Sunday, August 15, 2010

Book review: Look Again by Lisa Scottoline

I purchased Look Again by Lisa Scottoline in March, hoping it would be a book club selection. My wish came true in August! The 373 pages of the 5x7" paperback-like novel did not disappoint.

The book poses the question, what would you do if the face in a missing child photo was your son's?

After she received the postcard in the mail and sees the uncanny similarities, journalist Ellen Gleeson can't let the thought go even though she knows that the adoption of her son was legal. She recalls visiting the hospital every day for another story and seeing the little one year old boy recovering from heart surgery with no family members around to support him. She looks into his beautiful blue eyes, falls in love, and adopts him.

Fast forward two years to the cold winter morning she received the postcard in the mail. From that day forward, she couldn't let go of the fact that the child in the postcard looked a lot like her three year old son, despite the fact that the child in the postcard was a computerized composite-aged sketch.
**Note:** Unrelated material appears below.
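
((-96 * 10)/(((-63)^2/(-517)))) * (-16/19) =-2647040/25137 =-105.30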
To find out more about the woman who gave up her son for adoption, Ellen contacted the lawyer who drew up the adoption papers only to discover she had committed suicide soon after the adoption was finalized.

Ellen hits another dead-end in her attempt to find out if her son Will is really the kidnapped boy Timothy from the postcard when her next lead suddenly dies of a suspicious overdose. Ellen takes things into her own hands and flies to the missing boy's hometown and essentially stalks the boy's grief-stricken parents in an attemot to somehow get DNA smaples from them without their knowledge.

All of this is happening as the newspaper for which she works is laying people off because of the economy, and she and her handsome single Latin editor deny their feelings for one another.

Her search for the truth endangers her life and that of her son's. There are a couple of surprising twists in the storyline, although one of the "surprises" was predictable. But in this case, I'll let it slide.

Look Again brings up many good questions, and is a novel that will leave a parent thinking for a long, long time.